Hij weifelde slechts een oogenblik. Toen ze tegenover elkaar op haar kamer zaten, bekeek hij haar eens wat aandachtiger. Ze was een magere vrouw, waarschijnlijk van een goede dertig; een leelijk gezicht, uitstekende jukbeenderen, gelige huid en een zeurige mond, maar toch was er iets, dat haar, zoo het haar al niet geheel onderscheidde van veel anderen van haar soort, deed opvallen. In haar oogen immers leefde schichtig de onrust, als bij een opgejaagd dier. Er stond een naaimachine in de kamer, waarschijnlijk hielp die haar den kost verdienen. Het was er armoedig en triest. Opeens hoorde hij haar verwonderden uitroep.
- Wat is er?
- Maar u bent een heer, zei ze.
- Neen, antwoordde hij, dat ben ik toch niet.

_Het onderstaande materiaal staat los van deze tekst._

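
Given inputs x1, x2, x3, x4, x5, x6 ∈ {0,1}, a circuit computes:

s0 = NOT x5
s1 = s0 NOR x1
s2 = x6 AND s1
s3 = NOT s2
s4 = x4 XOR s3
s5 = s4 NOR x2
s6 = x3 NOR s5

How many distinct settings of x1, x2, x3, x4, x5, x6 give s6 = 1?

s6 = x3 NOR s5 must be 1, so both x3 = 0 and s5 = 0.
s5 = s4 NOR x2 must be 0, so at least one of s4, x2 is 1.
Enumerating the 64 input combinations, 24 give s6 = 1 and 40 give s6 = 0.

24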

Verschrokken maakte ze een gebaar naar zijn elegante kleeren.
- Ik kleed me zoo wel eens; ja. Voor mijn genoegen. Het is wel eens prettig je een ander mensch te voelen.
Ze keek hem bewonderend aan, toch ongeloovig. Ze was niet meer op haar gemak.
- Gelooft u me niet?
Ze schudde ontkennend het hoofd.
- Toch is het zoo. Maar daar ben ik niet voor hier gekomen. Ik moest u toch geruststellen, is het niet?
- Dat zult u nu niet meer kunnen, meende ze triest.
- Toch wel. Ik ken een beproefd middel. Het is nu tijd om te gaan slapen natuurlijk.
- Maar dat kan ik juist niet.
- Dat begreep ik al. Ik wou u ook leeren om toch in te slapen. Dan moet u aan parelgrijs denken en daarbij kunt u bidden, als u wilt. Aan parelgrijs. Volhouden. Ook als u angstig wordt.
- Helpt dat werkelijk?
| |
| |
- Zeker doet het dat. U gelooft me toch?
- Ja.
- Dan helpt het ook. En nu hebt u me niet meer noodig. Goeden nacht.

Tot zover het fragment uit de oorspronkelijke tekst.